Disability insuranceMy colleague, Dan Fortuna has been handing out materials on the subject of employee disability and once I got a hold of it I thought it should certainly be published on the blog. I’m sure that there is some information here that most employers as well as many employees just don’t know. Please have a read and ultimately, ensure your employees are well taken care of in the unfortunate situation he/she are not able to work due to a disability.


  • There are plans in place to cover Employees for disabilities (illness or injury) that occur while at work (occupational) or while not at work (non-occupational).
  • It is important to know when the various insuring institutions need to be notified of an illness or injury to ensure a claim is not jeopardized due to late filing by the employee and employer.
  • In BC, disabilities can be covered by Workplace BC, the Employment Insurance Disability benefit and by an employer’s employee benefit program through short term and long term disability benefits.
  • If a workplace incident occurs, WorkSafeBC will provide return-to-work rehabilitation, compensation, health care benefits, and a range of other services.
  • Employee injury or illness that happen outside the workplace are covered through the Employment Insurance sickness benefit or through the employer’s short term and/or long term disability benefits.
  • The Employment Insurance sickness benefit covers working members who are unable to work because of illness, injury or quarantine.
  • For most people, the EI benefit is 55% of your average insurable weekly earnings, up to a maximum amount.
  • Employer disability programs (short term and long term) cover illnesses or injuries that occur outside the workplace.
  • Benefit plan programs provide compensation, return to work rehabilitation, retraining, education and other services to return an employee to their current job or prepare them for other employment should they need to find alternate employment.
  • The notification period of a claim for each institution is:
  • Worksafe BC: 3 business days from the date of incident.
  • Employment Insurance: four weeks from the day last worked.
  • Employer Benefit Plan: 180 days from the end of the benefit qualifying period.
  • There are situations where it is important for ill or injured employees to inform more than one of the insuring bodies.
  • There are times when an employee is initially approved for a workplace injury or illness and starts to receive Worksafe BC compensation benefits.

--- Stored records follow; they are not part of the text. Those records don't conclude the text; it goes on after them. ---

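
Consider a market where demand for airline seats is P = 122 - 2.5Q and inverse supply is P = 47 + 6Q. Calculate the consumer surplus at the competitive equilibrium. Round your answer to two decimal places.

97.32

Set 122 - 2.5Q = 47 + 6Q, which gives 75 = 8.5Q, so Q* = 8.8235 and P* = 122 - 2.5(8.8235) = 99.9412.
CS is the area between the demand curve and P* from 0 to Q*: (1/2)(8.8235)(22.0588) = 97.3183.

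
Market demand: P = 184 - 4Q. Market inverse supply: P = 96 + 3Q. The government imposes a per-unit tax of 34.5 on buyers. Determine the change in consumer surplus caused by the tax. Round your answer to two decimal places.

Pre-tax equilibrium: 184 - 4Q = 96 + 3Q gives Q* = 12.5714, P* = 133.7143.
A tax on buyers shifts demand down by 34.5: (184 - 34.5) - 4Q = 96 + 3Q, so Q_t = 7.6429. Buyers pay P_b = 153.4286; sellers receive P_s = P_b - 34.5 = 118.9286.
Consumers lose the trapezoid between P* and P_b out to Q_t plus the triangle from Q_t to Q*: change in CS = 116.8265 - 316.0816 = -199.2551.

-199.26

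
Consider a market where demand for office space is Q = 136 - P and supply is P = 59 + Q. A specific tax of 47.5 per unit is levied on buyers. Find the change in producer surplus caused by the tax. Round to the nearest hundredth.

-632.34

Rewriting demand in inverse form: P = 136 - Q.
Pre-tax equilibrium: 136 - Q = 59 + Q gives Q* = 38.5, P* = 97.5.
A tax on buyers shifts demand down by 47.5: (136 - 47.5) - Q = 59 + Q, so Q_t = 14.75. Buyers pay P_b = 121.25; sellers receive P_s = P_b - 47.5 = 73.75.
PS falls from (1/2)(38.5)(38.5) = 741.125 to (1/2)(14.75)(14.75) = 108.7812, a change of -632.3438.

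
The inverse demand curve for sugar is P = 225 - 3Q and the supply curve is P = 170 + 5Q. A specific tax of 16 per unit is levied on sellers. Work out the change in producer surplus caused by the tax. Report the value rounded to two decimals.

-58.75

Pre-tax equilibrium: 225 - 3Q = 170 + 5Q gives Q* = 6.875, P* = 204.375.
A tax on sellers shifts supply up by 16: 225 - 3Q = 170 + 5Q + 16, so Q_t = 4.875. Buyers pay P_b = 210.375; sellers receive P_s = P_b - 16 = 194.375.
PS falls from (1/2)(6.875)(34.375) = 118.1641 to (1/2)(4.875)(24.375) = 59.4141, a change of -58.75.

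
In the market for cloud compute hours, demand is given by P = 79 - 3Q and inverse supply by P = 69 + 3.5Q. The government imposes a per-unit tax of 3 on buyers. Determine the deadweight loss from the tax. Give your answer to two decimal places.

0.69

Without the tax, 79 - 3Q = 69 + 3.5Q so Q* = 1.5385 and P* = 74.3846.
With the tax, buyers' net willingness to pay falls by 3: (79 - 3) - 3Q = 69 + 3.5Q, so Q_t = 1.0769. Buyers pay P_b = 75.7692; sellers receive P_s = P_b - 3 = 72.7692.
The welfare triangle lost has base Q* - Q_t = 0.4615 and height t = 3, so DWL = (1/2)(0.4615)(3) = 0.6923.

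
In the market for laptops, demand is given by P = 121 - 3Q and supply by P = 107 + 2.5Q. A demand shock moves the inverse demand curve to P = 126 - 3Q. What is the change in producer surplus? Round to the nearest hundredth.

6.82

Initial equilibrium: Q_0 = 2.5455, P_0 = 113.3636; CS_0 = (1/2)(2.5455)(7.6364) = 9.719, PS_0 = (1/2)(2.5455)(6.3636) = 8.0992.
New equilibrium: 126 - 3Q = 107 + 2.5Q gives Q_1 = 3.4545, P_1 = 115.6364; CS_1 = 17.9008, PS_1 = 14.9174.
Change in producer surplus = 14.9174 - 8.0992 = 6.8182.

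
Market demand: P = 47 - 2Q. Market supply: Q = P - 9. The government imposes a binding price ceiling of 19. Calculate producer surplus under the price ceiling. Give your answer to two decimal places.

Rewriting supply in inverse form: P = 9 + Q.
Without the control, 47 - 2Q = 9 + Q so Q* = 12.6667 and P* = 21.6667.
At the ceiling price 19, quantity supplied is (19 - 9)/1 = 10; supply is the short side, so Q = 10 trades at P = 19.
PS is the triangle above supply below 19: (1/2)(10)(19 - 9) = 50.

50.00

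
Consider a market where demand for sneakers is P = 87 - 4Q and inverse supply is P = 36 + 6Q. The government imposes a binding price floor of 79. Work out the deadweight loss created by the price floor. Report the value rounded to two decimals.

48.05

Without the control, 87 - 4Q = 36 + 6Q so Q* = 5.1 and P* = 66.6.
At P = 79, buyers demand (87 - 79)/4 = 2 while sellers would supply more, so the quantity traded is 2 at price 79.
At Q = 2 the demand price is 79 and the supply price is 48. Deadweight loss is the triangle between the curves from 2 to 5.1: (1/2)(79 - 48)(5.1 - 2) = 48.05.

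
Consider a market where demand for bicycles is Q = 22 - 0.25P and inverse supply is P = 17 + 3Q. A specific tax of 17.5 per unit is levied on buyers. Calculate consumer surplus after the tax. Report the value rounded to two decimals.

116.83

Rewriting demand in inverse form: P = 88 - 4Q.
Pre-tax equilibrium: 88 - 4Q = 17 + 3Q gives Q* = 10.1429, P* = 47.4286.
With the tax, buyers' net willingness to pay falls by 17.5: (88 - 17.5) - 4Q = 17 + 3Q, so Q_t = 7.6429. Buyers pay P_b = 57.4286; sellers receive P_s = P_b - 17.5 = 39.9286.
CS = (1/2)(Q_t)(88 - P_b) = (1/2)(7.6429)(30.5714) = 116.8265.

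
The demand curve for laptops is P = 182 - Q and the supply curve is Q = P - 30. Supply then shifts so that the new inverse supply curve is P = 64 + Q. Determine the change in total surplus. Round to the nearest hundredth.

Rewriting supply in inverse form: P = 30 + Q.
Initial equilibrium: Q_0 = 76, P_0 = 106; CS_0 = (1/2)(76)(76) = 2888, PS_0 = (1/2)(76)(76) = 2888.
New equilibrium: 182 - Q = 64 + Q gives Q_1 = 59, P_1 = 123; CS_1 = 1740.5, PS_1 = 1740.5.
Change in total surplus = (1740.5 + 1740.5) - (2888 + 2888) = -2295.

-2295.00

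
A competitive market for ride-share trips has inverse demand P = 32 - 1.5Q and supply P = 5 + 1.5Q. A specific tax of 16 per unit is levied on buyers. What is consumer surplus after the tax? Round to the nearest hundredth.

10.08

Pre-tax equilibrium: 32 - 1.5Q = 5 + 1.5Q gives Q* = 9, P* = 18.5.
With the tax, buyers' net willingness to pay falls by 16: (32 - 16) - 1.5Q = 5 + 1.5Q, so Q_t = 3.6667. Buyers pay P_b = 26.5; sellers receive P_s = P_b - 16 = 10.5.
CS = (1/2)(Q_t)(32 - P_b) = (1/2)(3.6667)(5.5) = 10.0833.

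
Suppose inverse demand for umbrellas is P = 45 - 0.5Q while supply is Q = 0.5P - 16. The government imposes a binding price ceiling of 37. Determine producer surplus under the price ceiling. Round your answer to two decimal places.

6.25

Rewriting supply in inverse form: P = 32 + 2Q.
Free-market equilibrium: 45 - 0.5Q = 32 + 2Q gives Q* = 5.2, P* = 42.4.
At the ceiling price 37, quantity supplied is (37 - 32)/2 = 2.5; supply is the short side, so Q = 2.5 trades at P = 37.
PS is the triangle above supply below 37: (1/2)(2.5)(37 - 32) = 6.25.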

If the employee and employer deem it to be a work related incident they often don’t bother to notify EI or the employer’s benefit plan insurer.
  • However, there are instances where Worksafe BC will initially approve a work related claim, but at some future date will terminate the claim on the basis that the illness or injury is no longer work related.
  • If the Worksafe BC claim is terminated after the notification periods for EI and the Employer Benefit Plan it could mean the employee will be declined benefits they might otherwise have been entitled to had they also filed with the other insuring bodies.
  • As well, an employee may think their illness is not work related and wait until the end of their qualifying period to apply for benefits through the employer’s benefit program.
  • If the insurer deems the illness to be work related they may decline the claim. If Workplace BC was not notified initially within the 3 day notification period it could jeopardize what might be a valid work related illness.
  • It’s very important to take the time to at least inform the insuring bodies of a possible claim and seek their instructions on how best to proceed to ensure all avenues for an employee to receive the coverage they are entitled to are preserved.